As the fall turned from the warmth of October to the cold gray of November, things felt a little off in our house. My mother had been under the weather for several days now. Finally, on a Saturday afternoon when the doctors office wasn’t open (no such thing as Urgent Care in our town in 1991) she asked me to take her to the Emergency Room to figure out what exactly was wrong. I dropped Zach off at my sister’s and headed to our local community hospital.
We’d been here several times before; once, when Z had a high fever and was diagnosed with a severe ear infection. Once for my mother’s severe headaches, years ago. So I headed in again with her this time, ready to wait out the many hours that I anticipated that lay ahead for both of us.

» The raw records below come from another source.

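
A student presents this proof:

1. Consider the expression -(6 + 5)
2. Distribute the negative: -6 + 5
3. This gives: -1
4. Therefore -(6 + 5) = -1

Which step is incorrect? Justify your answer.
Step 2: Distribute the negative: -6 + 5

Step 2 incorrectly distributes the negative sign. The correct distribution is -(6 + 5) = -6 - 5 = -11. The negative must be applied to both terms, not just the first. The error treats -(6 + 5) as -6 + 5, which equals -1 instead of -11.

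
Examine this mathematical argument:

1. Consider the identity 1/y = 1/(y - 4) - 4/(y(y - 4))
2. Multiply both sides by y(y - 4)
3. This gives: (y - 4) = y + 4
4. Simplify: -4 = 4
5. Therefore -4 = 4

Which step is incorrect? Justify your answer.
Step 3: This gives: (y - 4) = y + 4

Step 3 makes a sign error when clearing denominators. Multiplying -4/(y(y - 4)) by y(y - 4) gives -4, not +4. The correct result is (y - 4) = y - 4, which is trivially true, not (y - 4) = y + 4. (Step 1 is a valid identity: 1/(y - 4) - 4/(y(y - 4)) = (y - 4)/(y(y - 4)) = 1/y.)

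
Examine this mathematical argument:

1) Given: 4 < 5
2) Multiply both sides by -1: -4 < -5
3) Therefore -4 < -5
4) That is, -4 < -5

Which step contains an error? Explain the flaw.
Step 2: Multiply both sides by -1: -4 < -5

Step 2 multiplies both sides by -1 but fails to reverse the inequality sign. When multiplying (or dividing) an inequality by a negative number, the direction must be reversed. Since 4 < 5, we should get -4 > -5, i.e., -4 > -5.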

My mother and I had an easy relationship at this point. She was the best kind of supportive but non intrusive parent, considering our strange roles. She allowed me to mother my son without any sort of unwanted advice or unwarranted concern. She stepped back and allowed me to parent him and pitched in to do whatever I asked, but only when I asked. She held her tongue on my sadness about Ray other than to ask if I wanted to go hang out with my friends after Zach went to sleep. She worked hard, and I worked hard, and we had worked out all of the nuances of who did what in our household. It was a much more adult relationship than it was anything else, and I was proud of how well it was all working out.
So when she asked for help that Saturday, it never occurred to me to be alarmed. She often asked for help with this or that when she got busy. I figured she’d just been working too hard these days. Often she would arrive home after 7 or even 8, even though she left the house like clockwork before 7am to beat the traffic going into the city.
When she finally saw a doctor, he took her history, and his eyebrows went up at the news that she smoked three packs a day. It wasn’t news to me; it was who she was. My mother was defined by her cigarette smoking; every photo of her shows a cigarette in her hand. She kept an ashtray on her bedside table because she smoked first thing in the morning, before ever getting up out of bed. It was the first thing she did in the morning and the last thing she did at night, and if she woke up for more than a few minutes in the middle of the night, I could hear her lamp click on and then the click of the cigarette lighter next. It was just who she was. So as part of the doctor’s routine screening for her, he ordered a chest x ray even though her symptoms did not seem to merit it.
It was therefore more of a shock than it should have been to hear that the radiologist wanted to speak to my mother about her x ray.
While my mother was suffering from a strange stomach bug, totally unrelated to her chest x ray, the doctor informed us that he saw some “abnormalities” on her chest x ray. He was recommending a follow up with her general practitioner next week, the sooner the better. He described it as a “shadow” on her lung.
She and I looked at each other. You don’t mention a shadow on the lung of a three pack a day smoker without sending up alarm bells.